Very interesting analysis. But wouldn't that put mortgage rates at a level unacceptable to the Fed? They have said that they would like to see 4 1/2 per cent mortgage rates. I suppose that conceivably mortgage rates could be brought down via direct mortgage subsidy programs instead of by lowering long term bond yields....
Yes, mortgage rates will rise, at least temporarily. But the real problem hasn't been the cost of money being too high, it's been the availability of it. So once banks start opening up the spigots, a rise in mortgage rates won't be as big an issue. But for the record, while I expect a collapse in Treasuries in the coming months, I also think that by summer it will be an opportunity once again to go long, once the bear market rally in equities and commodities is over and we start sliding back down toward oblivion.
I'm not smart enough to know what going to happen this summer. But in the short term I agree today's decline probably halted the recent up trend.
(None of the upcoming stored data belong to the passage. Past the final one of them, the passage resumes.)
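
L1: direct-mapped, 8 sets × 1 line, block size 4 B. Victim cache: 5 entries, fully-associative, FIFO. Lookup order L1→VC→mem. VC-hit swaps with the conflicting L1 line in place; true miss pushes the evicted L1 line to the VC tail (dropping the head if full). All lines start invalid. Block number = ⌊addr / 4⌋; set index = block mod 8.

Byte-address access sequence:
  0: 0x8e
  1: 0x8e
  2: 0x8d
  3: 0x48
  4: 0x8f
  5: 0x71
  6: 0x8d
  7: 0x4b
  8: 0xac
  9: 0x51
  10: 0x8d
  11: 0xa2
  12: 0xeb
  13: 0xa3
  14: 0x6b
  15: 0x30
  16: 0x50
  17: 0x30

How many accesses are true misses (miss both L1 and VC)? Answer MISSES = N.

MISSES = 9

0: 0x8e (blk 35, set 3) → MISS  vc=[]
1: 0x8e (blk 35, set 3) → L1-HIT  vc=[]
2: 0x8d (blk 35, set 3) → L1-HIT  vc=[]
3: 0x48 (blk 18, set 2) → MISS  vc=[]
4: 0x8f (blk 35, set 3) → L1-HIT  vc=[]
5: 0x71 (blk 28, set 4) → MISS  vc=[]
6: 0x8d (blk 35, set 3) → L1-HIT  vc=[]
7: 0x4b (blk 18, set 2) → L1-HIT  vc=[]
8: 0xac (blk 43, set 3) → MISS  vc=[35]
9: 0x51 (blk 20, set 4) → MISS  vc=[35, 28]
10: 0x8d (blk 35, set 3) → VC-HIT  vc=[43, 28]
11: 0xa2 (blk 40, set 0) → MISS  vc=[43, 28]
12: 0xeb (blk 58, set 2) → MISS  vc=[43, 28, 18]
13: 0xa3 (blk 40, set 0) → L1-HIT  vc=[43, 28, 18]
14: 0x6b (blk 26, set 2) → MISS  vc=[43, 28, 18, 58]
15: 0x30 (blk 12, set 4) → MISS  vc=[43, 28, 18, 58, 20]
16: 0x50 (blk 20, set 4) → VC-HIT  vc=[43, 28, 18, 58, 12]
17: 0x30 (blk 12, set 4) → VC-HIT  vc=[43, 28, 18, 58, 20]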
It is certainly possible that the main poster in this thread is right and that a mega up-move in stocks is about to take off. In this case presumably the "smart money" has just switched from long bonds to long stocks. To cover this possibility, I will certainly buy some stock index calls. However, the big fall in the long bond this past day occurred on very light holiday volume. Whoever was driving/supporting the market until now may have simply taken the day off. I expect that that "whoever" was the Fed. Unless there has been a sudden change in game-plan at the Fed and Treasury (which is always possible - maybe related to the change in Administration), they seem to me likely to bid it up again once they are back at work. Another possibility is that it was speculators who were driving the long "bubble" and that they took profits. There certainly are some big speculators playing this up-move. However, why would they liquidate so suddenly, with little evidence of other liquidation in other markets? Maybe somebody just wanted the long positions off their books across year-end. Even if the fall this past day is reversed in the next few days (as I personally expect). it certainly hints that the bubble will burst eventually. I do expect a collapse in the long bond in time. It is always possible that it could occur sooner rather than later. One scenario for a long bond crash to occur sooner would be for China to sell some of its vast holdings of long U.S. Treasuries. Hmm could this have been a show on the part of China to demonstrate their power to leverage their position in trade and currency negotiations?